To make matters worse, the government refused to spend anything like as much as Tomlinson had advised on either farming or employment. The result being that many Black families living on the streets in poverty.
The government had to do something about Blacks. Despite the fundamental laws in the Tomlinson report. The Nationalists passed a few laws which made the first phase of the apartheid, these were called the Baaskap or White supremacy – What followed were a series of acts passed by the Nationalist government between 1948 and 1953.

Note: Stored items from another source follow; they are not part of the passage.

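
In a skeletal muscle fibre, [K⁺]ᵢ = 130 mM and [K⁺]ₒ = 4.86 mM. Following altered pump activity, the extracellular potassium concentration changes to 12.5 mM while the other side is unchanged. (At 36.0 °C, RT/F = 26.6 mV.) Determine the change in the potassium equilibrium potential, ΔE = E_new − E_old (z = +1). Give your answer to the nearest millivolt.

25 mV

E_old = (26.6/1)·ln(4.86/130) = -87.42 mV
E_new = (26.6/1)·ln(12.5/130) = -62.29 mV
ΔE = -62.29 − (-87.42) = 25.13 mV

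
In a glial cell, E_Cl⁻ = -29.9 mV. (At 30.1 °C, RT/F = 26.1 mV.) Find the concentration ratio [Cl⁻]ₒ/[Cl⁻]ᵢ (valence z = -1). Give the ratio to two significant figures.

ln([out]/[in]) = E·z/(26.1) = -29.9 × -1 / 26.1 = 1.1456
[out]/[in] = e^(1.1456) = 3.144

3.1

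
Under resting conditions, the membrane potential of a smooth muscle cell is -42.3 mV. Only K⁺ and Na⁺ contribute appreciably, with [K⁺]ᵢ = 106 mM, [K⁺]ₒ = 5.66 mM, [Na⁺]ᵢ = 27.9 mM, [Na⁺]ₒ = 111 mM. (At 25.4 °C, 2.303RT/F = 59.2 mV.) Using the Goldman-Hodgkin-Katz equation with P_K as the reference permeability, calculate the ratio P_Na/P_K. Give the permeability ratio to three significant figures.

0.140

Let α = P_Na/P_K. GHK: Vm = 59.2·log₁₀[(Kₒ + α·Naₒ)/(Kᵢ + α·Naᵢ)].
10^(Vm/59.2) = 10^(-42.3/59.2) = 0.19296
So 0.19296·(Kᵢ + α·Naᵢ) = Kₒ + α·Naₒ → α = (0.19296·106.0 − 5.66) / (111.0 − 0.19296·27.9)
α = (20.45 − 5.66) / (111.0 − 5.384) = 14.79/105.6 = 0.1401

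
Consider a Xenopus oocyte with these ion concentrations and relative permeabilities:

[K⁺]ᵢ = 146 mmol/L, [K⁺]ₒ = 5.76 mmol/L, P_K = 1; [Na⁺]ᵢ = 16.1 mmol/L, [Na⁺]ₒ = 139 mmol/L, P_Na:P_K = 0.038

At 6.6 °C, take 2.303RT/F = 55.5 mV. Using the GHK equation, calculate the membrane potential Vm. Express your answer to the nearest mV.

-62 mV

Vm = 55.5 · log₁₀[(Σ P·[cation]ₒ + Σ P·[anion]ᵢ) / (Σ P·[cation]ᵢ + Σ P·[anion]ₒ)]
Numerator = 1×5.76 + 0.038×139 = 11.04
Denominator = 1×146 + 0.038×16.1 = 146.6
Vm = 55.5 · log₁₀(0.075315) = 55.5 × (-1.1231) = -62.33 mV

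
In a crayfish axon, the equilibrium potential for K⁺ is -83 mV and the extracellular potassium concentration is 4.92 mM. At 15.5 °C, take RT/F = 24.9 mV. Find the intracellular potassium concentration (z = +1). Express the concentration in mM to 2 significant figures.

Nernst: E = (24.9/1) · ln([out]/[in]), so ln([out]/[in]) = -83.0 × 1 / 24.9 = -3.3333.
[out]/[in] = e^(-3.3333) = 0.03567.
[in] = 4.92 / 0.03567 = 137.9 mM.

140 mM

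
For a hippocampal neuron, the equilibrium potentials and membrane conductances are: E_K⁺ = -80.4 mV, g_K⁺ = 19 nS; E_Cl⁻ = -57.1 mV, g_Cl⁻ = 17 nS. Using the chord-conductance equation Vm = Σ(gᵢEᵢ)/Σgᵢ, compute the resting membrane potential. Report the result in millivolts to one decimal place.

-69.4 mV

Σ gᵢEᵢ = 19·(-80.4) + 17·(-57.1) = -2498.30
Σ gᵢ = 19 + 17 = 36
Vm = -2498.30 / 36 = -69.40 mV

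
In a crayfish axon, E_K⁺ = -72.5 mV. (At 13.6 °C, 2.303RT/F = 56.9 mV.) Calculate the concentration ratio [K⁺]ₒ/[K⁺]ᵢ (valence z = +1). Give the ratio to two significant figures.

log₁₀([out]/[in]) = E·z/(56.9) = -72.5 × 1 / 56.9 = -1.2742
[out]/[in] = 10^(-1.2742) = 0.05319

0.053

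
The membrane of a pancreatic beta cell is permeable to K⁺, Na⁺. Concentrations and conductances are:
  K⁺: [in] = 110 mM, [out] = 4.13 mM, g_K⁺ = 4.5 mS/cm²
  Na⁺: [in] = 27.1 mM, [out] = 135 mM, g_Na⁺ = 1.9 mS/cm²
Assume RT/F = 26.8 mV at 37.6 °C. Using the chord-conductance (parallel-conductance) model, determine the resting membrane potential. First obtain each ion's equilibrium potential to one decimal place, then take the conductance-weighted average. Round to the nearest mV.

E_K⁺ = (26.8/1)·ln(4.13/110) = -88.0 mV
E_Na⁺ = (26.8/1)·ln(135/27.1) = 43.0 mV
Vm = (Σ gᵢEᵢ)/(Σ gᵢ) = (4.5·-88.0 + 1.9·43.0) / (4.5 + 1.9)
= -314.30 / 6.4 = -49.11 mV

-49 mV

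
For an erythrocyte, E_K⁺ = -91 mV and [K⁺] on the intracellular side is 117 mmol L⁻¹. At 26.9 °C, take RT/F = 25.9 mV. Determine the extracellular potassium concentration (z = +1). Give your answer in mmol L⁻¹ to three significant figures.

Nernst: E = (25.9/1) · ln([out]/[in]), so ln([out]/[in]) = -91.0 × 1 / 25.9 = -3.5135.
[out]/[in] = e^(-3.5135) = 0.02979.
[out] = 0.02979 × 117 = 3.486 mmol L⁻¹.

3.49 mmol L⁻¹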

The Population Registration Act was passed because before Apartheid could be put into practice the Government needed to know who was White, who was Black and who was Coloured. To do this the Government set up a register to classify the races. Because of mixed marriages this law was very hard to carry out. The government was so needy to find out which person belonged to which race that they even invented Crude Tests to find out the true ‘colour’ of a person. For example, the Pencil test was used on people to find out which race they were by sticking a pencil into the persons hair and seeing if it stayed there. If it did, the person was black; if it didn’t the person was white. Such tests were despised by the public, Anthony Sampson described how children with a mere trace of coloured blood were expelled from white schools.
The Prohibition of Mixed Marriages Act was one of the first acts of Apartheid. This act made it illegal for people of different races to marry. The Government probably passed this act as eventually it would help classify many children who have just been born in the future. There was also the Immorality Amendment Act (passed in 1950) which tied in with the MM act, which banned sex between the races. Although the Government thought this would make classification easier in the future, both Whites and Blacks disliked this law and ‘illegal’ sex did go on unseen.
The next important Act passed by the Government was the Group Areas Act which gave the Government the right to declare certain ‘areas’ for Whites only and move blacks out, if they liked it or not. This act was another way of separating Blacks from Whites.
The Suppression of Communism Act contains a very important provision relating to Apartheid although on the face of it, it had nothing to do with the subject. This act banned people (Black OR White) from promoting disturbances aimed to bring about political change, in other words, people could not demonstrate against apartheid.
Both the Native Laws Amendment Act and the Abolition of Passes Act controlled the movement of Blacks in and out of cities. The Native Laws Amendment Act Started the procedure of controlling the whereabouts of Blacks and the Abolition of Passes Act reinforced and tightened the rules about the movement of Blacks by issuing passes to all of the Black people containing their personal details and their racial group. Without a pass, everything was illegal, and renewing one often involved queuing outside government buildings for days on end. This law was pretty much hated by all of the black people and was reinforced by multiple police raids.
The Bantu Education Act brought Black education fully under the Government. Black schools had to provide totally different education courses for Blacks than the Whites, and instead of being taught in English the children were taught in their Ethnic language. In one sense teaching the children in their native language sounds good, because it preserves the language and the identity for the future. On the other hand, however, the failure to ensure that the Blacks learnt English had the result that the Blacks moved further away from the mainstream of society in South Africa where the predominant language WAS English.
In 1948 the position was this: Black people had a relativly free life and could move around their country as the Whites did. By 1953 the Black people were ‘demoted’ in life. They could not move without revealing all there personal details to an officer, they were not allowed to marry White or indeed have sex with a White AND they were not taught in the same quality as whites (they were taught different courses in their OWN language).
By 1955 the position had got worse. The effect of Tomlinson’s report was not only further demoting the whole of the Black population to a position far below the Whites but was also destroying the rights that Blacks had previously enjoyed.